I heard this argument several times from Republicans in 2000. I heard it most recently from Charles M. Kozierok, a blogger and self-described Democrat who is presumably not speaking from partisan bitterness over what happened eight years ago. Whoever makes the argument and whatever motives there may be in making it, it is rooted in flawed logic.
The essential fallacy in this argument is that it confuses the causes of public opinion with the measurement of public opinion.
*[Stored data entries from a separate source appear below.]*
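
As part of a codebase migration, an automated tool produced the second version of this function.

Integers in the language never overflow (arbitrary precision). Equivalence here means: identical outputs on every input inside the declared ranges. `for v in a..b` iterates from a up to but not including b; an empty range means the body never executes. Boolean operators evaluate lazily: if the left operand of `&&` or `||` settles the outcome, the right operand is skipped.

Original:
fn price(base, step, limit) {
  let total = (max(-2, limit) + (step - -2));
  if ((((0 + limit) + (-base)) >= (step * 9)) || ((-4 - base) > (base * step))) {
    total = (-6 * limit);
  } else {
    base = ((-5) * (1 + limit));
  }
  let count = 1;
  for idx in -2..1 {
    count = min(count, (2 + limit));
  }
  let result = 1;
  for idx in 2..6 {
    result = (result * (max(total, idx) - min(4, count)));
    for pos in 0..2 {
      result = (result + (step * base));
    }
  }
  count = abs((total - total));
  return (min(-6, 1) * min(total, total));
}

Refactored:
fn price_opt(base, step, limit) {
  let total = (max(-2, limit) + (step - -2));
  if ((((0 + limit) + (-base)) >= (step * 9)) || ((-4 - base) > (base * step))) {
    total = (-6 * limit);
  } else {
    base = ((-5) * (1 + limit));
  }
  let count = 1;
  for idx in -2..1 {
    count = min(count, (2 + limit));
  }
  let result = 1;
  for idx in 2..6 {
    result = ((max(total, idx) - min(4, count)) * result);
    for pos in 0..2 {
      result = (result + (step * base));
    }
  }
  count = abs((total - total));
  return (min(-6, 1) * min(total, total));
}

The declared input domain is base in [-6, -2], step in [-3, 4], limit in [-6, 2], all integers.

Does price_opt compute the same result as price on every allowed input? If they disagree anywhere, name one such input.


Side by side, the visible changes include: same computation, different form.
As a probe, take base=-5, step=4, limit=-1: price runs total = 5; ((((0 + limit) + (-base)) >= (step * 9)) || ((-4 - base) > (base * step))) -> true; total = 6; count = 1; [idx=-2]; count = 1; [idx=-1]; count = 1; [idx=0]; count = 1; result = 1; [idx=2]; result = 5; [pos=0]; result = -15; [pos=1]; result = -35; [idx=3]; result = -175; [pos=0]; result = -195; [pos=1]; result = -215; [idx=4]; result = -1075; [pos=0]; result = -1095; [pos=1]; result = -1115; [idx=5]; result = -5575; [pos=0]; result = -5595; [pos=1]; result = -5615; count = 0; return -36; price_opt runs total = 5; ((((0 + limit) + (-base)) >= (step * 9)) || ((-4 - base) > (base * step))) -> true; total = 6; count = 1; [idx=-2]; count = 1; [idx=-1]; count = 1; [idx=0]; count = 1; result = 1; [idx=2]; result = 5; [pos=0]; result = -15; [pos=1]; result = -35; [idx=3]; result = -175; [pos=0]; result = -195; [pos=1]; result = -215; [idx=4]; result = -1075; [pos=0]; result = -1095; [pos=1]; result = -1115; [idx=5]; result = -5575; [pos=0]; result = -5595; [pos=1]; result = -5615; count = 0; return -36; both end at -36.
Sweeping the whole domain (360 inputs) finds no disagreement.
verdict: equivalent


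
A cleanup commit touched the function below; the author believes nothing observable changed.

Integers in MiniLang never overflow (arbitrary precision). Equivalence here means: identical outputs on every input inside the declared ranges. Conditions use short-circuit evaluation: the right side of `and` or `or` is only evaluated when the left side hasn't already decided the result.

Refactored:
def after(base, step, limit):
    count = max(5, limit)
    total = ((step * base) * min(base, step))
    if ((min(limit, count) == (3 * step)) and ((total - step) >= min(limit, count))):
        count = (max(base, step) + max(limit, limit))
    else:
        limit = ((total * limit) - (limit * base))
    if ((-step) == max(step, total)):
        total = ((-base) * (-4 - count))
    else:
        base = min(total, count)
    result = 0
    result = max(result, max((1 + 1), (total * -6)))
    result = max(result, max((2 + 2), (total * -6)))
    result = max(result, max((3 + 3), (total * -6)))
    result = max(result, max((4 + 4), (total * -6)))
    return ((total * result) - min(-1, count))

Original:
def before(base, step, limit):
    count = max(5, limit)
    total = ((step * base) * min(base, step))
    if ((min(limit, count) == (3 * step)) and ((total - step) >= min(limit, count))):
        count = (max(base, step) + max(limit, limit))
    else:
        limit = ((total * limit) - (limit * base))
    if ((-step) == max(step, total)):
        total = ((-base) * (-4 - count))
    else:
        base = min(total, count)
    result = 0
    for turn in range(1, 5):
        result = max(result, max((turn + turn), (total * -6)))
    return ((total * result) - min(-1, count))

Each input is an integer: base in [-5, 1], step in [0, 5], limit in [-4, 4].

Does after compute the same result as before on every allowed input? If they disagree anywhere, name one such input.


Behavior is preserved: although loop structure differs, plus statement counts differ, plus constant usage differs, plus local variable names differ, plus arithmetic usage differs, plus min/max/abs usage differs, the outputs never diverge.
One worked example (base=-3, step=0, limit=-4) — before: count = 5; total = 0; ((min(limit, count) == (3 * step)) and ((total - step) >= min(limit, count))) -> false; limit = -12; ((-step) == max(step, total)) -> true; total = -27; result = 0; [turn=1]; result = 162; [turn=2]; result = 162; [turn=3]; result = 162; [turn=4]; result = 162; return -4373; after: count = 5; total = 0; ((min(limit, count) == (3 * step)) and ((total - step) >= min(limit, count))) -> false; limit = -12; ((-step) == max(step, total)) -> true; total = -27; result = 0; result = 162; result = 162; result = 162; result = 162; return -4373; agreement on -4373.
Across all 378 domain points the two functions coincide.
verdict: equivalent


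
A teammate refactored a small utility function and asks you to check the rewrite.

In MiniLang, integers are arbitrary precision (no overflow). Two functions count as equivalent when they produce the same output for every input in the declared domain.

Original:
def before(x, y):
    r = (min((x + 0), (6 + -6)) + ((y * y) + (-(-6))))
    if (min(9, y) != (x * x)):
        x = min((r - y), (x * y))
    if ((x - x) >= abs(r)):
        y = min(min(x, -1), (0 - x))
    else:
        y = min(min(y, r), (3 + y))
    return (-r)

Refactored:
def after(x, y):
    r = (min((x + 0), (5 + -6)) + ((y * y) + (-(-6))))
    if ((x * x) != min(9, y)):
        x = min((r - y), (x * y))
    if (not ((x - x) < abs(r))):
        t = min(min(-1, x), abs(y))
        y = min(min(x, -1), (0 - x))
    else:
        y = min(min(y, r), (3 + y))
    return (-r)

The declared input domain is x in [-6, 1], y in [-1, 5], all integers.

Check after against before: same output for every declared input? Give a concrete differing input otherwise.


Consider the input x=0, y=-1.
before: r = 7; (min(9, y) != (x * x)) -> true; x = 0; ((x - x) >= abs(r)) -> false; y = -1; return -7
after: r = 6; ((x * x) != min(9, y)) -> true; x = 0; (not ((x - x) < abs(r))) -> false; y = -1; return -6
-7 != -6, so the rewrite changes behavior.
verdict: not equivalent; witness: x=0, y=-1


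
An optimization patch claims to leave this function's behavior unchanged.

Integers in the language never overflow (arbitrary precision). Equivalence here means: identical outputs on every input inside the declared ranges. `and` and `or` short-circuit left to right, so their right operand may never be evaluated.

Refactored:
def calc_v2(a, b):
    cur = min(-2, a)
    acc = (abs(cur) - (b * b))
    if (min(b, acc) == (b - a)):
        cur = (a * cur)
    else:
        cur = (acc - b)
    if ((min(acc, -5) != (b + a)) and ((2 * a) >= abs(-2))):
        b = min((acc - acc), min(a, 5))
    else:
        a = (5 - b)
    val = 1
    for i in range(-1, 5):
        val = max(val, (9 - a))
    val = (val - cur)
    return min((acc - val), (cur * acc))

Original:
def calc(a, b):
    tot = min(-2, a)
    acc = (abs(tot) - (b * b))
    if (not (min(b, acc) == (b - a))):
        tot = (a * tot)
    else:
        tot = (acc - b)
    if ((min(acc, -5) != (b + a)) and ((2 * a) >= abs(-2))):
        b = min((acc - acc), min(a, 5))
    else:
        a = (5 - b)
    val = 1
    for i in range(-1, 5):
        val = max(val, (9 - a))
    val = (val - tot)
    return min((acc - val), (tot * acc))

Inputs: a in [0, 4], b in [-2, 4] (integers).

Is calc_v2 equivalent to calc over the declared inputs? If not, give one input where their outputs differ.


The rewrite breaks on a=0, b=-1, where the results are 0 and -2.
calc: tot=-2, then acc=1, then (not (min(b, acc) == (b - a))) is false, then tot=2, then ((min(acc, -5) != (b + a)) and ((2 * a) >= abs(-2))) is false, then a=6, then val=1, then (i=-1), then val=3, then (i=0), then val=3, then (i=1), then val=3, then (i=2), then val=3, then (i=3), then val=3, then (i=4), then val=3, then val=1, then returns 0
calc_v2: cur=-2, then acc=1, then (min(b, acc) == (b - a)) is true, then cur=0, then ((min(acc, -5) != (b + a)) and ((2 * a) >= abs(-2))) is false, then a=6, then val=1, then (i=-1), then val=3, then (i=0), then val=3, then (i=1), then val=3, then (i=2), then val=3, then (i=3), then val=3, then (i=4), then val=3, then val=3, then returns -2
verdict: not equivalent; witness: a=0, b=-1


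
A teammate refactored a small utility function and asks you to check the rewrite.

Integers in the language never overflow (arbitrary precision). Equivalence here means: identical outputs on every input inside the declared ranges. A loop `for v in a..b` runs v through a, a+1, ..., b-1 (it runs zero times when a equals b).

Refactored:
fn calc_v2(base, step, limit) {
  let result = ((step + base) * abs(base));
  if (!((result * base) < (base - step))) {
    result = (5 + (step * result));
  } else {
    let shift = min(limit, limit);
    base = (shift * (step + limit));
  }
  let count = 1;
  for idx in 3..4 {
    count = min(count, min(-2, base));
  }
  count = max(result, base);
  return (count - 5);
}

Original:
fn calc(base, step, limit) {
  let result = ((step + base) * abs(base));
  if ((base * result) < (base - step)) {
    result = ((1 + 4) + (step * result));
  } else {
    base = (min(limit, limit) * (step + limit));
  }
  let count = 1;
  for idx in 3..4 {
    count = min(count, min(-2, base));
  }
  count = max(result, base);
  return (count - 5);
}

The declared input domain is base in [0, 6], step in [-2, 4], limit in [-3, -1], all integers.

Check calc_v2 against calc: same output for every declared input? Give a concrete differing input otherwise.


Consider the input base=0, step=-2, limit=-3.
calc: result = 0; ((base * result) < (base - step)) -> true; result = 5; count = 1; [idx=3]; count = -2; count = 5; return 0
calc_v2: result = 0; (!((result * base) < (base - step))) -> false; shift = -3; base = 15; count = 1; [idx=3]; count = -2; count = 15; return 10
0 against 10: the behavior changed.
verdict: not equivalent; witness: base=0, step=-2, limit=-3


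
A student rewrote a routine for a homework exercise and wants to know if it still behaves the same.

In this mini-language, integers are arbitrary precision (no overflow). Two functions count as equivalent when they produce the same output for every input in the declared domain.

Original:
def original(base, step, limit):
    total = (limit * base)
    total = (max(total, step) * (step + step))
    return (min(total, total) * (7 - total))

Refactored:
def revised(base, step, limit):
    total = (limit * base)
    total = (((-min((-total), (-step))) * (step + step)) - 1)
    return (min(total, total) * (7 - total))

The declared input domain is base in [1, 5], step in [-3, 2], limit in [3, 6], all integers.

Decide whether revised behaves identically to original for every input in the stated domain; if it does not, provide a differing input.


Evaluate both at base=1, step=-3, limit=3.
original: total = 3; total = -18; return -450
revised: total = 3; total = -19; return -494
-450 != -494, so the rewrite changes behavior.
verdict: not equivalent; witness: base=1, step=-3, limit=3


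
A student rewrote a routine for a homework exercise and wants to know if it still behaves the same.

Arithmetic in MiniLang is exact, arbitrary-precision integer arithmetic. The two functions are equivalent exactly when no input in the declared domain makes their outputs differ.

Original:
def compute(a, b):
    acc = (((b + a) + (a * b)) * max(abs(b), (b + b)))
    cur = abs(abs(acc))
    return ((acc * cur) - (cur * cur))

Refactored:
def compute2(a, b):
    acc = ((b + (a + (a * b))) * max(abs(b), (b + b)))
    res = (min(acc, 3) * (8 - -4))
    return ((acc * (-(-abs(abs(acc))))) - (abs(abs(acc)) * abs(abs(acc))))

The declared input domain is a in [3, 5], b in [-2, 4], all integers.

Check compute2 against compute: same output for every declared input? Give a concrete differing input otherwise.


Equivalent. One difference looks behavioral, but it never changes the outcome for any declared input.
An exhaustive pass over the 21 declared inputs shows identical outputs.
Tracing a=5, b=3: compute: acc = 138; cur = 138; return 0 | compute2: acc = 138; res = 36; return 0 — matching result 0.
verdict: equivalent


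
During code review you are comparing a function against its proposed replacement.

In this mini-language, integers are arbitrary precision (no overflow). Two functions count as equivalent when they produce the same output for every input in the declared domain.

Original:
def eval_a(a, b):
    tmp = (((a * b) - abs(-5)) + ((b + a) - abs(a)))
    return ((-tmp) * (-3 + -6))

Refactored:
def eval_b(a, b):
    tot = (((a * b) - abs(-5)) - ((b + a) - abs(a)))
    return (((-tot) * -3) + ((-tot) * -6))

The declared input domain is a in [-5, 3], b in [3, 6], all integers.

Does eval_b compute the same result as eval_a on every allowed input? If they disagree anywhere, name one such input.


At a=-5, b=3: eval_a gives -243, eval_b gives -117.
verdict: not equivalent; witness: a=-5, b=3


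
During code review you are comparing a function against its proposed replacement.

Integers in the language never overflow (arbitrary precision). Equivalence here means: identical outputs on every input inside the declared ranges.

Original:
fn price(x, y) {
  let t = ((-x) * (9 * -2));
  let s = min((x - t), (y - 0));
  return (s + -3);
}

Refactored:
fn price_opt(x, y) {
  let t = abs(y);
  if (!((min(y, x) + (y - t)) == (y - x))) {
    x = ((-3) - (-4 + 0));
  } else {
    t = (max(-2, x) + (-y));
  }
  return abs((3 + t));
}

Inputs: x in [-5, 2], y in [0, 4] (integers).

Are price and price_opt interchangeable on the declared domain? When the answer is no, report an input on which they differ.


The rewrite breaks on x=-5, y=0, where the results are -3 and 3.
price: t = -90; s = 0; return -3
price_opt: t = 0; (!((min(y, x) + (y - t)) == (y - x))) -> true; x = 1; return 3
verdict: not equivalent; witness: x=-5, y=0


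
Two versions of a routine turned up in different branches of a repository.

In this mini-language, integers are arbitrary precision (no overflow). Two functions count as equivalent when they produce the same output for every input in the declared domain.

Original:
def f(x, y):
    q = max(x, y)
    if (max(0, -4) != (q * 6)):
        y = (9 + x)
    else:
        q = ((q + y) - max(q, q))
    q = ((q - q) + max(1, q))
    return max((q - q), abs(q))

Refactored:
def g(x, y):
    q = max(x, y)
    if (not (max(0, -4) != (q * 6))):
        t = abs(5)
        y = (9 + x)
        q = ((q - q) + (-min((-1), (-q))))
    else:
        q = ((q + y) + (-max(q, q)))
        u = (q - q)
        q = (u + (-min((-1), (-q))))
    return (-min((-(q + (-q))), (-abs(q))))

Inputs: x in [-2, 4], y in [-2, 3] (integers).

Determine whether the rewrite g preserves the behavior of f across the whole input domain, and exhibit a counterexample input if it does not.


At x=2, y=-2: f gives 2, g gives 1.
verdict: not equivalent; witness: x=2, y=-2


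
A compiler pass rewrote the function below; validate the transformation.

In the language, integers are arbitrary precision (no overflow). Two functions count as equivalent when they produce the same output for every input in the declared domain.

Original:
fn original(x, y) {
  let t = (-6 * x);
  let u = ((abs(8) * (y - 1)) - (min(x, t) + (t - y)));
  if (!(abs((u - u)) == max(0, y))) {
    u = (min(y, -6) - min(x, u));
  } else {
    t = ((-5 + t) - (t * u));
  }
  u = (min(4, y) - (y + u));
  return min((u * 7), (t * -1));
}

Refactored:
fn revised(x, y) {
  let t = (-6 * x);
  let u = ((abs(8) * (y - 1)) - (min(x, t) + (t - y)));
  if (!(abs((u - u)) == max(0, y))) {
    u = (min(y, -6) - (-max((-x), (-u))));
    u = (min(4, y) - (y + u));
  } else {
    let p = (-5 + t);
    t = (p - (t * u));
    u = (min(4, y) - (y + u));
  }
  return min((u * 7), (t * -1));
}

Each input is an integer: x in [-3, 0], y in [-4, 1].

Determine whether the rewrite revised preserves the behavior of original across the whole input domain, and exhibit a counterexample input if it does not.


Although constant usage differs; statement counts differ; arithmetic usage differs; min/max/abs usage differs; local variable names differ, 24/24 inputs agree.
verdict: equivalent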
The purpose of an election is to ascertain the will of the people. It cannot ever be a perfect measure, since we can't read minds. A flat tire on the way to the polling station can distort the outcome. So can a medical emergency, or bad weather, or problems in the voting machines, or any number of other factors unrelated to people's intentions. Nevertheless, an election is meant to reflect as accurately as possible what the public thinks at a particular moment in time.
Campaigns do influence the outcome, of course. But they have have little to do with the accuracy of the election in measuring public opinion. Instead, they have an effect on public opinion itself before it is measured.
Say a candidate campaigns in Missouri but not Kansas. The election may turn out differently than if the candidate were to campaign in both states. But all that means is that the candidate has influenced the voters in a particular way, before their views were measured in the voting booths. The combined vote total in both states is still an accurate and meaningful measure of the collective will of Missouri and Kansas voters. So too with the collective will of voters in all fifty states (plus DC). It may not determine the winner, but it is independently significant.
There is plenty to debate about the Electoral College. Let's retire silly arguments that distract from the obvious, which is that electoral-popular splits like what happened in 2000 do great damage to public confidence in our system. We can't conjure this problem away with sophistry.